I finished it a few weeks ago, and it still resides in my head. I’ve thought about it daily. When it crosses my brain stream, I think of all that it is, and it’s a fantastic book.
If you need proof, I’ve had trouble reading anything since. I believe my Goodreads has me reading four books right now.
The opening is heartbreaking, but Mario, the main character, needs to get going. It’s what the story needs. I can’t think of this story without that heartwrenching opening that pulls you and wants you to follow the main character.
He takes job after job, trying to make things work to get back to his wife. When he feels like he’s nearly there, a job lands in his lap that could fix it all.
The strange trip that follows goes dark. We see things as they are in the world he lives in. They’re not pretty things, but we are witnesses to them.

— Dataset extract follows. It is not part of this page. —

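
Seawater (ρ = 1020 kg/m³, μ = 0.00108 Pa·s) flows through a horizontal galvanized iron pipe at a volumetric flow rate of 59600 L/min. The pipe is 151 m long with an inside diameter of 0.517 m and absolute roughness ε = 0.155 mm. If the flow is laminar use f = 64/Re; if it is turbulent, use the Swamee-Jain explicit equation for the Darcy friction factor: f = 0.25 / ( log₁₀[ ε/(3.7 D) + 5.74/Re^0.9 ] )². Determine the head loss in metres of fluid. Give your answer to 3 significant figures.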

As the trip progresses, more darkness arrives in shadows, caves, and in the form of gators. We see a small glimpse of the underworld Marcio, the main character, lives in. He may not know it’s there, but he finds out about it soon enough. All the dark things come to roost, and with them, a sense of a man fighting to do right by his wife and daughter.
The ride didn’t end the way I thought or hoped it would, but if you’ve read anything else of Gabino’s, you knew what may be coming. He doesn’t hold back the darkness swirling around Mario. He lets it out. This makes the book so good and shows Gabino’s talent with the subject.
I had to write this better review. I wrote the other one a day after I finished it. I shouldn’t have done that. It was too raw. I’ve read Gabino’s Coyote Songs and started on Zero Saints.
He’s one of my favorite writers, and he’s helped me a lot with my own writing.
It’s a great book, and I hope you read it.